כְּרֵישׁ לָקִישׁ לָא אָמְרִי – קָסָבְרִי: עָמְדָה – אֵינָהּ צְרִיכָה מֵעֵת לְעֵת, הָלְכָה – אֵינָהּ צְרִיכָה בְּדִיקָה.
La Guemara continue : Rabbi Yannai et Rabbi Yirmeya ne disent pas que l’explication de la michna est conforme à l’explication de Reish Lakish, selon laquelle la michna traite d’un cas où un animal sain s’est mêlé à un animal tombé, car ils soutiennent que si un animal tombé s’est tenu debout, il ne nécessite pas de période d’attente de vingt-quatre heures, et s’il a marché, il ne nécessite aucune inspection supplémentaire après l’abattage. Par conséquent, on peut simplement examiner les animaux pour voir s’ils peuvent marcher, et si c’est le cas, ils sont aptes.
כְּרַבִּי יִרְמְיָה לָא אָמְרִי – כְּרַבִּי אֱלִיעֶזֶר לָא מוֹקְמִי.
Enfin, Rabbi Yannai et Reish Lakish ne disent pas que l’explication de la michna est conforme à l’explication de Rabbi Yirmeya, selon laquelle la michna traite d’un cas où un animal sain s’est mêlé à la progéniture d’une tereifa, car ils ne veulent pas interpréter la michna conformément à l’opinion de Rabbi Eliezer parce que la halakha ne suit pas sa décision.
קָדָשִׁים בְּקָדָשִׁים מִין בְּמִינוֹ כּוּ׳. וְהָא בָּעֵי סְמִיכָה!
§ La michna enseigne : dans un cas où des animaux sacrificiels ont été mêlés à d’autres animaux sacrificiels, s’il s’agissait d’un animal d’un type d’offrande avec des animaux du même type d’offrande, on doit sacrifier cet animal au nom de quiconque en est le propriétaire, et on doit sacrifier cet autre animal au nom de quiconque en est le propriétaire, et les deux propriétaires s’acquittent de leurs obligations.

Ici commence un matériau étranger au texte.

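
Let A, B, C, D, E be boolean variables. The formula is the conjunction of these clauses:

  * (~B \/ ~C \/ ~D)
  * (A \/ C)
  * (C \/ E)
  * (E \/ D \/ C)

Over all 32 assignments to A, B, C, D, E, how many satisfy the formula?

Case analysis on C and D:
  C=1, D=1: remaining (A,B,E) ∈ {(0,0,0); (0,0,1); (1,0,0); (1,0,1)} — 4.
  C=1, D=0: A, B, E free → 2^3 = 8.
  C=0, D=1: remaining (A,B,E) ∈ {(1,0,1); (1,1,1)} — 2.
  C=0, D=0: remaining (A,B,E) ∈ {(1,0,1); (1,1,1)} — 2.
Total: 4 + 8 + 2 + 2 = 16.

16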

La Guemara soulève une difficulté : Mais chaque animal requiert l’imposition des mains sur sa tête, un rite qui doit être accompli par son propriétaire, et dans ce cas le propriétaire est inconnu.
אָמַר רַב יוֹסֵף: בְּקׇרְבַּן נָשִׁים; אֲבָל בְּקׇרְבַּן אֲנָשִׁים – לָא.
Rav Yosef dit : La halakha de la michna est énoncée à l’égard d’une offrande de femmes, qui n’effectuent pas l’imposition des mains. La Guemara est déconcertée par cette suggestion : Mais cela indique que, à l’égard d’une offrande d’hommes, la halakha énoncée dans la michna n’est pas applicable, et qu’il n’existe donc aucun moyen de rectifier un mélange d’animaux consacrés du même type d’offrande.